L'écoute de ce disque, et plus globalement de ce que produit le
label El Paraiso, révèle que ces artistes vivent sur un continent
isolé, totalement coupés des considérations commerciales de toutes
sortes. Et c'est merveilleux de savoir que cela existe encore.
Windborne, la résurrection de la fusion jazz et rock
Car
Kanaan est assurément un groupe dont l'approche musicale n'est pas
de ce siècle. Sa musique l'est, incontestablement, moderne,
originale, forte. Mais la conception de ces six pièces sonores est
celle des années 70 : trois musiciens réunis dans une même
pièce travaillant ensemble à concevoir des morceaux instrumentaux
issus de jams. Le Danemark, pays d'où est originaire Kanaan, mais
aussi les autres artistes El Paraiso (Mythic Sunship, Causa Sui…)

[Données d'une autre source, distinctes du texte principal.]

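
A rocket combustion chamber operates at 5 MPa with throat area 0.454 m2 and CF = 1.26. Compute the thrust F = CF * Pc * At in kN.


F = 1.26 * 5e6 * 0.454 = 2.8602e+06 N = 2860.2 kN

2860.2 kN


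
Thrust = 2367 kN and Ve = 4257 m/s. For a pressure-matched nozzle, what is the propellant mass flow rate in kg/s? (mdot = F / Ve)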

est un vivier d'artistes audacieux.
Kanaan
est un trio constitué de Ask Vatn Strøm
à la guitare, Ingvald André Vassbø
à la batterie, et de Eskild Myrvoll à la basse. Il pratique des
jams que l'on pourrait qualifier de stoner-rock, mais cela est bien
restrictif. En réalité, Kanaan fait ce que l'on pourrait qualifier
de jazz fusion. Il déroule des improvisations électriques
maîtrisées à l'audace sonore certaine, s'affranchissant des
contraintes de rythmes binaires et de
riffs. On pourrait qualifier cela de jazz-rock stoner, pour définir
un qualificatif, bien que vous sentiez combien je suis déjà
embarrassé à le définir. Cela ne doit en rien bloquer le lecteur
dans sa volonté de découvrir cet album, bien au contraire.
« Windborne »
respire la liberté créative, et c'est là le plus important.
Car
comme sa magnifique pochette le suggère, « Windborne »
est un voyage sonore aux multiples horizons. Il me vient à l'esprit
autant « Spectrum »
de Billy Cobham
avec Tommy Bolin à la guitare que Colour
Haze, les savants
psychédéliques allemands.
Que faut-il en retenir ?
Le
disque s'ouvre sur l'enivrant 'A. Hausenbecken'. Cette odyssée de
presque huit minutes est pétrie d'une mélancolie profonde. C'est
une promenade en bord de mer, l'esprit torturée par les angoisses du
quotidien. La ligne de basse est obsédante, les arpèges et les
notes de guitare sondent
l'âme, toise l'être. Les quelques pas le long de la jetée,
réchauffés par le soleil pâle d'hiver, offrent un court répit
moral.
'Roll
Beyond' explore un tout autre continent. Porté par des sonorités
indiennes, se croisent le
Miles Davis de
« Bitches Brew »
et « Caravanserai »
de Santana.
La guitare larsène
au milieu de cette quiétude de palais oriental. Les
percussions et la basse sont souples, obsédantes, faisant écho à
Jack DeJonnette
et Paul Chambers.
Peu
à peu, le son se
resserre, et le morceau bascule dans le rock lyrique et mélancolique.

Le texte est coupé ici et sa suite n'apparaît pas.